Hobert et al. (Hobert et al.,2004) correctly note that two Ig domains are missing from the Perlecan structure in figure 1 of our paper(Vogel et al., 2003). They also point out that whilst Zig-2 to Zig-8 are correctly described as secreted proteins in figure 3 of our paper, they are carelessly placed with Zig-1 in the cell surface category in table 2.
Classification of IgSF proteins
The classification of the IgSF proteins in our paper is based on their structural features, their subcellular location and sequence similarities. We give some rough descriptions of the more common functions of the proteins in the different classes. Hobert et al. strongly object to this(Hobert et al., 2004). They claim that we imply that all proteins in Class I are cell adhesion molecules. We actually say that the experimentally characterised proteins in this class are “mainly cell adhesion molecules”. We and most readers are well aware of the multiple roles of, for example, Roundabout. Similarly, Hobert et al. (Hobert et al.,2004) claim that we imply that all Class III proteins are signalling molecules, whereas we state that “those characterised so far are signalling molecules”.
Only a wilful literalist would take rough descriptions of the more common known functions to be precise descriptions of the functions for all the proteins in a class. Proteins with similar domain structures and related sequences do tend to have related functions (e.g.
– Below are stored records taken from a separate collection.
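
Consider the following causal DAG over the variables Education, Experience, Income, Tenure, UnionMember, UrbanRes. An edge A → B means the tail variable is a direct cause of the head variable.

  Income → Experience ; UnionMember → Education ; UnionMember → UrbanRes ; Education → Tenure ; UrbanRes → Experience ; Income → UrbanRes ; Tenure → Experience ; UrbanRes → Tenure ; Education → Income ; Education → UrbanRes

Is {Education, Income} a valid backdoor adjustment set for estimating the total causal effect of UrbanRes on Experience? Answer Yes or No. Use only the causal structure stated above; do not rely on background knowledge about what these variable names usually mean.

Backdoor paths from UrbanRes to Experience (paths whose first edge points into UrbanRes):
  P1: UrbanRes <- UnionMember -> Education -> Income -> Experience
  P2: UrbanRes <- UnionMember -> Education -> Tenure -> Experience
  P3: UrbanRes <- Education -> Income -> Experience
  P4: UrbanRes <- Education -> Tenure -> Experience
  P5: UrbanRes <- Income <- Education -> Tenure -> Experience
  P6: UrbanRes <- Income -> Experience
Condition 1 (no descendant of UrbanRes in the set): holds — descendants of UrbanRes are {Experience, Tenure}; none are in {Education, Income}.
Condition 2 (every backdoor path blocked by {Education, Income}):
  P1: blocked at chain node Education ∈ conditioning set.
  P2: blocked at chain node Education ∈ conditioning set.
  P3: blocked at fork node Education ∈ conditioning set.
  P4: blocked at fork node Education ∈ conditioning set.
  P5: blocked at chain node Income ∈ conditioning set.
  P6: blocked at fork node Income ∈ conditioning set.
{Education, Income} satisfies the backdoor criterion.

Yes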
Hegyi and Gerstein, 2001). But,as we say in the paper (p. 6327), any type of function suggested for new proteins by their structural and sequence similarties to characterised proteins will need to be refined or corrected by experiments.
Many of the criticisms above are concerned with work by others that should have been cited. The criticisms of the results are in some cases correct but their overall effect is small. The more serious criticisms require that two proteins, UNC-73 and UNC-89, are placed in different classes, and that the secreted proteins Zig-2 to Zig-8 are placed in the correct part of table 3.
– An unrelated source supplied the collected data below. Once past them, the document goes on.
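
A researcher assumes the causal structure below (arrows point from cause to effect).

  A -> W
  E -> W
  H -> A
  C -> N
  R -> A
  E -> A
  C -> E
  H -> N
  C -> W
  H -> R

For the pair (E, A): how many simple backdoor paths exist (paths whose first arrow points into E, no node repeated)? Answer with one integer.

3

A backdoor path from E to A is any simple undirected path whose first edge points into E (i.e. leaves E via a parent).
Parents of E: {C}.
Enumerating:
  P1: E <- C -> N <- H -> R -> A
  P2: E <- C -> N <- H -> A
  P3: E <- C -> W <- A
That exhausts the simple backdoor paths. Count: 3.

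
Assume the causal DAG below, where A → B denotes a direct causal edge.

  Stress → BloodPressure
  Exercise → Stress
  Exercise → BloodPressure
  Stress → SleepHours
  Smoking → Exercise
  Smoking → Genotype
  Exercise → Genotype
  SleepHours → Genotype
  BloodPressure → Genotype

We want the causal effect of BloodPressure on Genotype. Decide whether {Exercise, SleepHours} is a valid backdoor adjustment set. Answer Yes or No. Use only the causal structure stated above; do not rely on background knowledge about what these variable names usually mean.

Yes

Backdoor paths from BloodPressure to Genotype (paths whose first edge points into BloodPressure):
  P1: BloodPressure <- Exercise <- Smoking -> Genotype
  P2: BloodPressure <- Exercise -> Stress -> SleepHours -> Genotype
  P3: BloodPressure <- Exercise -> Genotype
  P4: BloodPressure <- Stress <- Exercise <- Smoking -> Genotype
  P5: BloodPressure <- Stress <- Exercise -> Genotype
  P6: BloodPressure <- Stress -> SleepHours -> Genotype
Condition 1 (no descendant of BloodPressure in the set): holds — descendants of BloodPressure are {Genotype}; none are in {Exercise, SleepHours}.
Condition 2 (every backdoor path blocked by {Exercise, SleepHours}):
  P1: blocked at chain node Exercise ∈ conditioning set.
  P2: blocked at fork node Exercise ∈ conditioning set.
  P3: blocked at fork node Exercise ∈ conditioning set.
  P4: blocked at chain node Exercise ∈ conditioning set.
  P5: blocked at fork node Exercise ∈ conditioning set.
  P6: blocked at chain node SleepHours ∈ conditioning set.
{Exercise, SleepHours} satisfies the backdoor criterion.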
Because of the improvements in predictions of protein sequences made by the curators of the genome sequences, and because of improvements in sequence comparison procedures (Karplus et al.,1998; Gough et al.,2001; Madera and Gough,2002), our descriptions of the IgSF proteins in Drosophila and C. elegans go beyond those published previously. The matches made by the sequence comparison programs are accompanied by a score that is an estimate of the match being in error. We have used conservative scores and would expect a very large proprotion of our assignments to be correct. However, given that we deal with over two hundred sequences, which together have about a thousand domains, we might also expect that a few assignments will be incorrect, and that some assignments will be missed because of the limitations of some of the hidden Markov models.
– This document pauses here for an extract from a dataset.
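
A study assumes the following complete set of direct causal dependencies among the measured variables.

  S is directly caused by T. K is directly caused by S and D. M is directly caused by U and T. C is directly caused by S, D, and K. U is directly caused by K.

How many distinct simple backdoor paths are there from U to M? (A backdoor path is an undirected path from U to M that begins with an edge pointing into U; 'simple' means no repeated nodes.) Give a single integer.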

The criticisms made by Hobert et al.(Hobert et al., 2004) do not affect the novel and significant parts of our paper. We show that about half of the IgSF proteins in C. elegans and three-quarters of those in Drosophila have evolved since the divergence of the two organisms. The larger size of the Drosophila IgSF repertoire involves mainly cell surface and secreted proteins, and many of these have arisen through gene duplications. We believe that this overall expansion of the IgSF must be one of the factors that contributed to the formation of the more complex physiology of Drosophila. It is difficult to understand the assertion made by Hobert et al. (Hobert et al.,2004) that this view is invalidated by the increases in the repertoire produced by the alternative splicing of genes. Both factors are clearly important. In fact, the protein they take to illustrate the importance of splicing, DSCAM, is also a good example of repertoire expansion: there are probably four DSCAM sequences in Drosophila and none in C. elegans.